Sunday, February 1, 2015

What is the “stream of consciousness” technique in literature, and how is it used in "I Stand Here Ironing"? What is the advantage of this...

The stream of consciousness technique takes a reader inside a character's mind, revealing perceptions, thoughts, and feelings of a character on a conscious or unconscious level.  This technique suggests the flow of thought as well as its content, so at times it may be fragmented or have little logical connection. But, it provides the advantage of letting thought overlap time.  In Tillie Olsen's "I Stand Here Ironing" there is clearly a flow of thought from the monologue of the mother as she talks with the school official and her unconscious attempts to "iron-out" the past regarding her relationship with her daughter.


As she irons, the mother passes back and forth from present to past in her self-doubt and reflections upon the relationship between her daughter and herself: 



I stand her ironing, and what you asked me moves tormented back and forth with the iron.



Initially, the mother expresses her powerlessness over some of what has happened in her daughter's life:



There is all that life that has happened outside of me.



Her monologue conveys the guilt and remorse that the mother feels for being unable to care for her daughter and also work after the father, who "could no longer endure sharing want with us," left her.  With the flow of thought of stream of consciousness, the mother reveals a pattern of poverty and abandonment.  She recalls the old man living near her once saying that she should smile more at Emily; a thought which generates her memory of Emily's sense of humor.  Moving the iron forward, though, the mother reasons that perhaps Emily was happier when she got "a new daddy." 

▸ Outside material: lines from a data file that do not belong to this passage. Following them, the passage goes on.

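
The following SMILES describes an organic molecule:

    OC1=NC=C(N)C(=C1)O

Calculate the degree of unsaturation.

Degree of unsaturation = (number of rings) + (number of π bonds).
Ring closures in the SMILES: 1.
π bonds: 3 double bonds (each 1 DoU) → 3 DoU from unsaturation.
Total DoU = 1 + 3 = 4.

4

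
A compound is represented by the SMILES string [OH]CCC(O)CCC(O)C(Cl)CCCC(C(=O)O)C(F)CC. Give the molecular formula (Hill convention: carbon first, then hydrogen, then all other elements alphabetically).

C15H28ClFO5

Walk through each heavy atom and fill implicit hydrogens from standard valence (C 4, N 3, O 2, S 2, halogen 1):
  atom 1: O with explicit H count 1
  atom 2: C, bond orders sum to 2 (valence 4) → 2 H
  atom 3: C, bond orders sum to 2 (valence 4) → 2 H
  atom 4: C, bond orders sum to 3 (valence 4) → 1 H
  atom 5: O, bond orders sum to 1 (valence 2) → 1 H
  atom 6: C, bond orders sum to 2 (valence 4) → 2 H
  atom 7: C, bond orders sum to 2 (valence 4) → 2 H
  atom 8: C, bond orders sum to 3 (valence 4) → 1 H
  atom 9: O, bond orders sum to 1 (valence 2) → 1 H
  atom 10: C, bond orders sum to 3 (valence 4) → 1 H
  atom 11: Cl (halogen, monovalent) → 0 H
  atom 12: C, bond orders sum to 2 (valence 4) → 2 H
  atom 13: C, bond orders sum to 2 (valence 4) → 2 H
  atom 14: C, bond orders sum to 2 (valence 4) → 2 H
  atom 15: C, bond orders sum to 3 (valence 4) → 1 H
  atom 16: C, bond orders sum to 4 (valence 4) → 0 H
  atom 17: O, bond orders sum to 2 (valence 2) → 0 H
  atom 18: O, bond orders sum to 1 (valence 2) → 1 H
  atom 19: C, bond orders sum to 3 (valence 4) → 1 H
  atom 20: F (halogen, monovalent) → 0 H
  atom 21: C, bond orders sum to 2 (valence 4) → 2 H
  atom 22: C, bond orders sum to 1 (valence 4) → 3 H
Totals → C:15, H:28, Cl:1, F:1, O:5.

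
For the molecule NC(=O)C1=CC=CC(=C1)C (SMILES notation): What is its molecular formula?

C8H9NO

Walk through each heavy atom and fill implicit hydrogens from standard valence (C 4, N 3, O 2, S 2, halogen 1):
  atom 1: N, bond orders sum to 1 (valence 3) → 2 H
  atom 2: C, bond orders sum to 4 (valence 4) → 0 H
  atom 3: O, bond orders sum to 2 (valence 2) → 0 H
  atom 4: C, bond orders sum to 4 (valence 4) → 0 H
  atom 5: C, bond orders sum to 3 (valence 4) → 1 H
  atom 6: C, bond orders sum to 3 (valence 4) → 1 H
  atom 7: C, bond orders sum to 3 (valence 4) → 1 H
  atom 8: C, bond orders sum to 4 (valence 4) → 0 H
  atom 9: C, bond orders sum to 3 (valence 4) → 1 H
  atom 10: C, bond orders sum to 1 (valence 4) → 3 H
Totals → C:8, H:9, N:1, O:1.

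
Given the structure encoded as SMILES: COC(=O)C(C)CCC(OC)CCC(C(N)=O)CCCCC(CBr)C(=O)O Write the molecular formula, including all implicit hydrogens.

C19H34BrNO6

Walk through each heavy atom and fill implicit hydrogens from standard valence (C 4, N 3, O 2, S 2, halogen 1):
  atom 1: C, bond orders sum to 1 (valence 4) → 3 H
  atom 2: O, bond orders sum to 2 (valence 2) → 0 H
  atom 3: C, bond orders sum to 4 (valence 4) → 0 H
  atom 4: O, bond orders sum to 2 (valence 2) → 0 H
  atom 5: C, bond orders sum to 3 (valence 4) → 1 H
  atom 6: C, bond orders sum to 1 (valence 4) → 3 H
  atom 7: C, bond orders sum to 2 (valence 4) → 2 H
  atom 8: C, bond orders sum to 2 (valence 4) → 2 H
  atom 9: C, bond orders sum to 3 (valence 4) → 1 H
  atom 10: O, bond orders sum to 2 (valence 2) → 0 H
  atom 11: C, bond orders sum to 1 (valence 4) → 3 H
  atom 12: C, bond orders sum to 2 (valence 4) → 2 H
  atom 13: C, bond orders sum to 2 (valence 4) → 2 H
  atom 14: C, bond orders sum to 3 (valence 4) → 1 H
  atom 15: C, bond orders sum to 4 (valence 4) → 0 H
  atom 16: N, bond orders sum to 1 (valence 3) → 2 H
  atom 17: O, bond orders sum to 2 (valence 2) → 0 H
  atom 18: C, bond orders sum to 2 (valence 4) → 2 H
  atom 19: C, bond orders sum to 2 (valence 4) → 2 H
  atom 20: C, bond orders sum to 2 (valence 4) → 2 H
  atom 21: C, bond orders sum to 2 (valence 4) → 2 H
  atom 22: C, bond orders sum to 3 (valence 4) → 1 H
  atom 23: C, bond orders sum to 2 (valence 4) → 2 H
  atom 24: Br (halogen, monovalent) → 0 H
  atom 25: C, bond orders sum to 4 (valence 4) → 0 H
  atom 26: O, bond orders sum to 2 (valence 2) → 0 H
  atom 27: O, bond orders sum to 1 (valence 2) → 1 H
Totals → C:19, H:34, Br:1, N:1, O:6.
In Hill order: C19H34BrNO6.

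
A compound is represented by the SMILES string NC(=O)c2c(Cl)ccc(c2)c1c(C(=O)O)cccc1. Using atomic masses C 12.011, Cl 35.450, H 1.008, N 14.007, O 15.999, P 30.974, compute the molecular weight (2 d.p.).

First, the molecular formula is C14H10ClNO3 (counting implicit H from valence).
  C: 14 × 12.011 = 168.154
  Cl: 1 × 35.450 = 35.450
  H: 10 × 1.008 = 10.080
  N: 1 × 14.007 = 14.007
  O: 3 × 15.999 = 47.997
Sum: 14×12.011 + 1×35.450 + 10×1.008 + 1×14.007 + 3×15.999 = 275.688 → 275.69 g/mol.

275.69 g/mol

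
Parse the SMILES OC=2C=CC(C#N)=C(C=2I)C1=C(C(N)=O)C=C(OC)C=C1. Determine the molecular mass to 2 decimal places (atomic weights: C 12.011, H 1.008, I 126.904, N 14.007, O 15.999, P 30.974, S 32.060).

394.17 g/mol

First, the molecular formula is C15H11IN2O3 (counting implicit H from valence).
  C: 15 × 12.011 = 180.165
  H: 11 × 1.008 = 11.088
  I: 1 × 126.904 = 126.904
  N: 2 × 14.007 = 28.014
  O: 3 × 15.999 = 47.997
Sum: 15×12.011 + 11×1.008 + 1×126.904 + 2×14.007 + 3×15.999 = 394.168 → 394.17 g/mol.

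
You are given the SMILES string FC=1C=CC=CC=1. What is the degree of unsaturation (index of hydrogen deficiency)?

4

Degree of unsaturation = (number of rings) + (number of π bonds).
Ring closures in the SMILES: 1.
π bonds: 3 double bonds (each 1 DoU) → 3 DoU from unsaturation.
Total DoU = 1 + 3 = 4.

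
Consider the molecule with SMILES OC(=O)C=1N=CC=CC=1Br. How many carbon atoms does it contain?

Count every carbon token in the SMILES (each C, including those in ring-closure positions and inside branches).
Carbon count: 6.

6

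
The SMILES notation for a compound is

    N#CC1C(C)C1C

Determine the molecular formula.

Walk through each heavy atom and fill implicit hydrogens from standard valence (C 4, N 3, O 2, S 2, halogen 1):
  atom 1: N, bond orders sum to 3 (valence 3) → 0 H
  atom 2: C, bond orders sum to 4 (valence 4) → 0 H
  atom 3: C, bond orders sum to 3 (valence 4) → 1 H
  atom 4: C, bond orders sum to 3 (valence 4) → 1 H
  atom 5: C, bond orders sum to 1 (valence 4) → 3 H
  atom 6: C, bond orders sum to 3 (valence 4) → 1 H
  atom 7: C, bond orders sum to 1 (valence 4) → 3 H
Totals → C:6, H:9, N:1.

C6H9N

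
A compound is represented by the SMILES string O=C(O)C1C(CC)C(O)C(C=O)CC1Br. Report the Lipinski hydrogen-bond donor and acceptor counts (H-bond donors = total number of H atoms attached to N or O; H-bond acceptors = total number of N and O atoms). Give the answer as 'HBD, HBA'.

Donors: find every N or O and count the H atoms it carries.
  atom 1 (O): bond orders sum to 2 → 0 H
  atom 3 (O): bond orders sum to 1 → 1 H
  atom 9 (O): bond orders sum to 1 → 1 H
  atom 12 (O): bond orders sum to 2 → 0 H
Lipinski HBD = 2.
Acceptors: N atoms = 0, O atoms = 4 → HBA = 4.

2, 4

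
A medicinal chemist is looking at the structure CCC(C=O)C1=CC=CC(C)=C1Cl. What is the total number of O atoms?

Scan the SMILES for O atoms (remember two-letter symbols like Cl and Br are single atoms).
Oxygen count: 1.

1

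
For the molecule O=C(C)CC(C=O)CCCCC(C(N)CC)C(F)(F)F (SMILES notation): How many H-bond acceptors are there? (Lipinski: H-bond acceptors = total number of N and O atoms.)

3

N atoms: 1; O atoms: 2.
Lipinski HBA = 1 + 2 = 3.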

Other feelings rush into the mother's memory and slide back and forth: times she and her husband left her alone; times she left Emily to give birth to her sister; times Emily was sick and was isolated again at a convalescent home.  But, although



she was too vulnerable for that terrible world of youthful competition, or preening and parading of constant measuring of yourself against every other of envy,



Emily emerges as a talent. "Now suddenly she was Somebody," the mother says, and "as imprisoned in her difference as she had been in anonymity."  The stream of thoughts move back and forth with the iron:  "she tells me everything and nothing."


Finally, as the iron comes to rest, the mother concludes that Emily will find her way, but even in her dredging of the past, the mother



will never total it all....She kept too much in herself....My wisdom came too late.



Resolved, the mother asks the school official to "Let her be," saying that Emily has enough time to live if the school



will help her to know--help make it so there is cause for her to know--that she is more thanthis dress on the ironing board, helpless before the iron.



Through stream of consciousness, passing back and forth from past to an intruding present, the mother structures her own selfhood as well as assessing the pattern between her needs and hurts, guilt and responsiblity, against the hurts and needs of her daughter--the pattern of motherhood.